SHORTS|Times of My Life: One
Leaving Home
The memoir Talking to Myself covers a self-contained period of my life up to age twelve. The next similarly identifiable finite period to deal with would be my teenage years in Staffordshire up to age nineteen when I left home. But a vexing question nagged in my mind: do I really want to engage with those years, with their largely repetitive experience of daily school and the awkward, acne-ridden processes of creeping towards late teenage? I had enjoyed writing the memoir tremendously but, although I could produce enough relevant material, would examining the next phase of my young life give me as much pleasure? However I posed the question, the answer was No.
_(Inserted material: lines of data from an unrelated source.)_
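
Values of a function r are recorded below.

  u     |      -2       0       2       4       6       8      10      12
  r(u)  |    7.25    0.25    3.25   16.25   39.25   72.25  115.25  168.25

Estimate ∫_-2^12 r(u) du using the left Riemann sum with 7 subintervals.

507.5

Δu = 2.
Sum = 2·[7.25 + 0.25 + 3.25 + 16.25 + 39.25 + 72.25 + 115.25] = 507.5.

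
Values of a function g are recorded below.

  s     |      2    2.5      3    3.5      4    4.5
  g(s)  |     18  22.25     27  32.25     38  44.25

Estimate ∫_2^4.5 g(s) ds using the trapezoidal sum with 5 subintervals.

Δs = 0.5.
T_5 = (0.5/2)·[18 + 2·22.25 + 2·27 + 2·32.25 + 2·38 + 44.25] = 75.3125.

75.3125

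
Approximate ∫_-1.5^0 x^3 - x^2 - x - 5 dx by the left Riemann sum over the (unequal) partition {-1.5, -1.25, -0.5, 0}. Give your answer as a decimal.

-10.16796875

Subinterval widths: 0.25, 0.75, 0.5.
Left endpoints: -1.5, -1.25, -0.5.
f(-1.5) = -9.125, f(-1.25) = -7.265625, f(-0.5) = -4.875.
Sum = Σ Δx_i · f(x_i).
Sum = -10.16796875.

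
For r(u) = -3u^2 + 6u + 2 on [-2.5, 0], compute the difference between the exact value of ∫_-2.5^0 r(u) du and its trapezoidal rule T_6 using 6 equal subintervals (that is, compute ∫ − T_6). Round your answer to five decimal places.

0.21701

Exact integral: ∫_-2.5^0 r(u) du = -29.375.
T_6 ≈ -29.5920139.
Error ≈ -29.375 − (-29.5920139) ≈ 0.21701.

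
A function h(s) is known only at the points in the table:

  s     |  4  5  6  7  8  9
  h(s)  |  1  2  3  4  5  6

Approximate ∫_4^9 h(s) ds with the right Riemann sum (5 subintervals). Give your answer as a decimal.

20

Δs = 1.
Sum = 1·[2 + 3 + 4 + 5 + 6] = 20.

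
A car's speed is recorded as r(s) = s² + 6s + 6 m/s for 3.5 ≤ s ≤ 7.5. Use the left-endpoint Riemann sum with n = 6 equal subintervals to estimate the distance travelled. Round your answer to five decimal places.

Δs = (7.5 − 3.5)/6 = 2/3.
Left endpoints: 3.5, 25/6, 29/6, 5.5, 37/6, 41/6.
r(3.5) = 39.25, r(25/6) = 1741/36, r(29/6) = 2101/36, r(5.5) = 69.25, r(37/6) = 2917/36, r(41/6) = 3373/36.
Sum = Δs · [r(3.5) + r(25/6) + r(29/6) + ...].
Sum ≈ 259.96296.

259.96296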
I knew there was plenty to write about describing and reflecting on my early years in London, which I would certainly enjoy doing and I wanted to get going on that period. Eventually I realised that wrestling with this uncomfortable question was pointless and that London should be next. The few close people who discussed this with me all agreed. And yet I still felt there should be something to give my teenage years some context instead of just leaving a gap which might raise unwanted questions. So the job of these few Staffordshire pieces is to provide brief glimpses of that context and contribute to the continuity of the whole endeavour, casting at least some light on the home territory I was leaving.
(Incidentally, anyone wanting a full treatment of that phase of a person's life that I’ve avoided should read the late Lorna Sage’s superb autobiography Bad Blood (2000).